At least one and perhaps more charter amendments to restrict how Ramsey uses franchise fees could be coming forward soon to the Ramsey City Council and perhaps Ramsey voters.
While the Ramsey City Charter Commission is not suggesting the council could not impose franchise fees, it believes “it must be limited to defraying increased municipal costs accruing as a result of utility operations and may not be used to raise general revenue.”
How much revenue this amounts to has not yet been determined, but what the council is contemplating is collecting about $1.7 million a year for up to the next five years through electric and natural gas franchise fees to pay for roads maintenance. If franchise fee ordinance is adopted, the council has discussed including safeguards such as a five-year sunset clause, capping the franchise fee amount, restricting its use to roads maintenance and not allowing special assessments to be charged if roads franchise fees are in place.
“I don’t want that (special assessment) language in (the charter) because I’m not saying this council, but there could be a council in the future that does both, uses franchise fees and use assessments,” Councilmember Jason Tossey said. “There’s nothing to stop that if the charter doesn’t limit that authority.”
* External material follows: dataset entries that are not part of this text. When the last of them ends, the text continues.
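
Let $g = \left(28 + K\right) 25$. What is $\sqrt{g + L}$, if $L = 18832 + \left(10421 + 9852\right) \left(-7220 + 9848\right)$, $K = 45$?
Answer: $\sqrt{53298101} \approx 7300.6$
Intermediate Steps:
$L = 53296276$ ($L = 18832 + 20273 \cdot 2628 = 18832 + 53277444 = 53296276$)
$g = 1825$ ($g = \left(28 + 45\right) 25 = 73 \cdot 25 = 1825$)
$\sqrt{g + L} = \sqrt{1825 + 53296276} = \sqrt{53298101}$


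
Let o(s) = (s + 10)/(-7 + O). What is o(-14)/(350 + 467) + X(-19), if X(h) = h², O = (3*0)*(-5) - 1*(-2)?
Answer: 1474689/4085 ≈ 361.00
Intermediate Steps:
O = 2 (O = 0*(-5) + 2 = 0 + 2 = 2)
o(s) = -2 - s/5 (o(s) = (s + 10)/(-7 + 2) = (10 + s)/(-5) = (10 + s)*(-⅕) = -2 - s/5)
o(-14)/(350 + 467) + X(-19) = (-2 - ⅕*(-14))/(350 + 467) + (-19)² = (-2 + 14/5)/817 + 361 = (1/817)*(⅘) + 361 = 4/4085 + 361 = 1474689/4085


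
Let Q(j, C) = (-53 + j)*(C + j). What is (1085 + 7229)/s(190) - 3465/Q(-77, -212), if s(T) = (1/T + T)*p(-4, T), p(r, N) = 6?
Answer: 450748357/62599134 ≈ 7.2006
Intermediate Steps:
s(T) = 6*T + 6/T (s(T) = (1/T + T)*6 = (T + 1/T)*6 = 6*T + 6/T)
(1085 + 7229)/s(190) - 3465/Q(-77, -212) = (1085 + 7229)/(6*190 + 6/190) - 3465/((-77)² - 53*(-212) - 53*(-77) - 212*(-77)) = 8314/(1140 + 6*(1/190)) - 3465/(5929 + 11236 + 4081 + 16324) = 8314/(1140 + 3/95) - 3465/37570 = 8314/(108303/95) - 3465*1/37570 = 8314*(95/108303) - 693/7514 = 789830/108303 - 693/7514 = 450748357/62599134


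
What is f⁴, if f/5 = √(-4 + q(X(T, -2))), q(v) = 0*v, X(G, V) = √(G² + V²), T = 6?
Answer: 10000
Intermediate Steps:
q(v) = 0
f = 10*I (f = 5*√(-4 + 0) = 5*√(-4) = 5*(2*I) = 10*I ≈ 10.0*I)
f⁴ = (10*I)⁴ = 10000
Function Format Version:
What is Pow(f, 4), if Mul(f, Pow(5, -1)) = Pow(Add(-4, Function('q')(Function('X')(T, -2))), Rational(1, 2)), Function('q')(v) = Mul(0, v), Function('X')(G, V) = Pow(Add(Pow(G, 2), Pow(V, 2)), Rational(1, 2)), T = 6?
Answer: 10000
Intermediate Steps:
Function('q')(v) = 0
f = Mul(10, I) (f = Mul(5, Pow(Add(-4, 0), Rational(1, 2))) = Mul(5, Pow(-4, Rational(1, 2))) = Mul(5, Mul(2, I)) = Mul(10, I) ≈ Mul(10.000, I))
Pow(f, 4) = Pow(Mul(10, I), 4) = 10000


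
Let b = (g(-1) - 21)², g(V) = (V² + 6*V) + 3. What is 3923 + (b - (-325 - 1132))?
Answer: 5909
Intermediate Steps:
g(V) = 3 + V² + 6*V
b = 529 (b = ((3 + (-1)² + 6*(-1)) - 21)² = ((3 + 1 - 6) - 21)² = (-2 - 21)² = (-23)² = 529)
3923 + (b - (-325 - 1132)) = 3923 + (529 - (-325 - 1132)) = 3923 + (529 - 1*(-1457)) = 3923 + (529 + 1457) = 3923 + 1986 = 5909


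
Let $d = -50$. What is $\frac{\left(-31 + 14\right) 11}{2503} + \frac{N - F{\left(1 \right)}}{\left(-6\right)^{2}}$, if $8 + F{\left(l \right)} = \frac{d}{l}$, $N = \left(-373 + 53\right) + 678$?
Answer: $\frac{258629}{22527} \approx 11.481$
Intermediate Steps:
$N = 358$ ($N = -320 + 678 = 358$)
$F{\left(l \right)} = -8 - \frac{50}{l}$
$\frac{\left(-31 + 14\right) 11}{2503} + \frac{N - F{\left(1 \right)}}{\left(-6\right)^{2}} = \frac{\left(-31 + 14\right) 11}{2503} + \frac{358 - \left(-8 - \frac{50}{1}\right)}{\left(-6\right)^{2}} = \left(-17\right) 11 \cdot \frac{1}{2503} + \frac{358 - \left(-8 - 50\right)}{36} = \left(-187\right) \frac{1}{2503} + \left(358 - \left(-8 - 50\right)\right) \frac{1}{36} = - \frac{187}{2503} + \left(358 - -58\right) \frac{1}{36} = - \frac{187}{2503} + \left(358 + 58\right) \frac{1}{36} = - \frac{187}{2503} + 416 \cdot \frac{1}{36} = - \frac{187}{2503} + \frac{104}{9} = \frac{258629}{22527}$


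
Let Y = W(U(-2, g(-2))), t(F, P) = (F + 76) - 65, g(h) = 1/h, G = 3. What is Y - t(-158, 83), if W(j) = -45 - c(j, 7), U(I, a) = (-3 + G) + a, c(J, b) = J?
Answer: 205/2 ≈ 102.50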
City Clerk Jo Thieling said the council during a Dec. 10 workshop will discuss other potential charter amendment ideas that could be discussed with the charter commission, but its regular meeting later that evening would at least include a public hearing on the charter amendment’s proposed language.
If after the public hearing the council chooses to introduce the new charter language as part of a first reading, the second reading and final vote would take place Jan. 7, according to Thieling.
This vote would not be on whether to approve franchise fees for roads maintenance, however. That vote would have to come at a later date once these charter amendment issues are settled.
In order for any charter amendment to pass, the council must unanimously approve it. Otherwise, residents would vote on it.
Joint meeting Nov. 19
The council and charter commission met for three hours Nov. 19, but the meeting was focused more on bringing everyone up to speed on the current state of Ramsey’s roads, the need for consistent funding sources and the pros and cons of each of those.
With this being a workshop, no official action could be taken. Mayor Sarah Strommen said one of the council’s goals is to meet with its commissions more and it has been a long time since the council met with the charter commission.
“This isn’t just some ordinary issue,” said Joe Field, chairperson of the charter commission. “It’s not our function to regulate what the council does but to look in the long term for the residents of the city.”
Franchise fees garnered the most attention with it being the newest potential source of funding for maintaining Ramsey’s 174 miles of roads. Some of the pros were that it allows the city to collect revenue from tax-exempt properties, it could be a dedicated source of revenue, it would eliminate special assessments and it would be easier for residents and businesses to budget for.
Opponents have called franchise fees “a regressive tax” because it charges $8 a month to electric and natural gas utility customers regardless if they live in a $100,000 home or a $500,000 home or own a business. Property taxes account for this through taxable market values and tax rates for different properties. Proponents of franchise fees argue that everyone uses the roads though and should be charged the same.
A couple of residents at the Nov. 19 joint meeting also questioned what people would be charged if they have more than one electric or natural gas meter due to having multiple buildings on larger parcels.
Another downside of franchise fees, the council and charter commission said, is that it is not tax deductible unlike property taxes. But with landlords likely recouping the extra fees through rents, the renters would be able to get their money back through property tax rebates.
Assessments have plenty of downsides in the commission/council discussion because the amount could be well over $10,000 and thus difficult to prove that there is that much benefit to a property, which a city is legally required to do if someone opposes it. This creates inefficiencies in getting projects done when a neighborhood petitions against it.
However, this counter petition process means the city is more accountable because it has to show benefit, so this could be a positive depending on the point of view.
A pro argument for assessments that was brought up is that in order to use general obligation bonds to fund the larger roads projects, the city must have a policy in place stating it will assess at least 20 percent of project costs to benefiting property owners. The city’s policy is to assess 50 percent of overlay project costs, but it does not assess for sealcoating.
Near the end of the three-hour meeting, Councilmember John LeTourneau said he has not heard anything to say the council is not within the guidelines of the franchise fee state statute.
“All I’ve heard are ethical issues that are associated with the use of this tool and we’ve already had those conversations in regards to what we think are the ethics associated it,” LeTourneau said. “We don’t have a perfect solution. We have three choices that are all bad. What we’ve tried to do is use one of them or a combination of them so we can come to the place where we want to be as a community.”